Avec Ichimei, film de samouraï du Japonais Takashi Miike, le festival de Cannes a ouvert pour la première fois la porte de sa compétition officielle à un film en 3D, un signe jugé encourageant pour les industriels du secteur.

Cette technologie, en plein boom, avait déjà eu les honneurs de la Croisette mais uniquement au cours de projections spéciales à l’instar de celle, cette année, de «Pirates des Caraïbes, la fontaine de jouvence» de Rob Marshall.

Ichimei - Hara-Kiri: mort d’un Samouraï, une fresque esthétique et violente sur les codes d’honneur de la chevalerie des samouraï dans le Japon du 17e siècle, est un remake de Seppuku (Harakiri) de Masaki Kobayashi, prix spécial du jury au festival de Cannes en 1963.

La 3D, habituellement réservée aux blockbusters américains à forte dose d’effets spéciaux, trouve ici une expression originale.
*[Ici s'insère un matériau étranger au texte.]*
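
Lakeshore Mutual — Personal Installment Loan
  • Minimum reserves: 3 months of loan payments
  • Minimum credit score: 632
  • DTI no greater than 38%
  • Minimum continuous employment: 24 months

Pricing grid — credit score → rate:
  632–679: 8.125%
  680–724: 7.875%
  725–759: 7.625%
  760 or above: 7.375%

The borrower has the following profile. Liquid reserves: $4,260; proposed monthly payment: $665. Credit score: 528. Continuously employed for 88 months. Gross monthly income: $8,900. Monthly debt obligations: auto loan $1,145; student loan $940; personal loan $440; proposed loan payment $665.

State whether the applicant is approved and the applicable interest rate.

Credit score 528 < 632 (below minimum)
Total monthly debts = (1,145 + 940 + 440 + 665) = 3,190. DTI = 3,190/8,900 = 35.8% ≤ 38%
Employment 88 ≥ 24 months
Reserves = 4,260/665 = 6.4 months ≥ 3
Not all requirements met → denied.

Denied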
Elle magnifie la géométrie des plans, tout comme l’esthétique graphique des décors.

Le combat final opposant le héros Hanshiro aux hommes de Kageyu, le chef du clan Li, sur fond d’averse de neige dans les jardins typiquement japonais de la résidence de ce dernier, est ainsi un grand moment de cinéma, conjuguant maîtrise du mouvement, beauté des cadres et jeu sur les premiers et seconds plans.

«Finalement, ce film sera sans doute apprécié par ceux qui recherchent déjà, à travers l’éclairage et les angles de prise de vue, des effets de stéréo spatiale dans le monde de la 2D», souligne Takashi Miike qui espère développer la curiosité des spectateurs sur l’intérêt du procédé.

«Je serais ravi que le public pense que ce qui pouvait être exprimé en 2D l’est aussi bien en 3D. Quant à ceux qui ne sont pas fans de la 3D, j’espère qu’ils diront: "Ouah, la 3D, ça marche!" Ce serait formidable que les gens plus âgés disent: "c’est vraiment intéressant, la façon dont ce film jaillit vers moi et m’aspire"», explique-t-il.

La 3D n’a pas révolutionné sa façon de travailler, avec «une seule différence», a-t-il confessé: «le rythme de tournage qui était légèrement plus lent que d’habitude, ce qui m’a forcé à épurer».

La projection en compétition de ce film est en tout cas considérée comme une bonne nouvelle par les industriels du secteur.

«On est très heureux», a déclaré à l’AFP Jonathan Ross, président de la section contenu et distribution chez XPand, l’un des mastodontes de la 3D, qui équipe par ailleurs les salles du festival.

«Nous considérons que c’est une reconnaissance de ce format comme un vrai medium pouvant être utilisé artistiquement, capable de renforcer le récit, l’aspect visuel d’un film et dans l’ensemble, le travail de production des oeuvres», a-t-il ajouté.

XPand espère convaincre de plus en plus de cinéastes de se tourner vers la 3D. Aki Kaurismäki, le réalisateur de Le Havre, ne sera en tout cas pas des leurs.

«Peu importe la façon de montrer les choses, la plupart des beaux et bons films sont tournés avec une très mauvaise technique, des mauvais éclairages, c’est l’histoire qui prédomine, qui est la référence», a dit le Finlandais.

«Hitchcock aussi s’était essayé à la 3D, c’était un maître mais à ce moment-là, il avait oublié son histoire parce qu’il était plongé dans la technique. C’est ce qui se passe aujourd’hui avec la 3D», a-t-il jugé.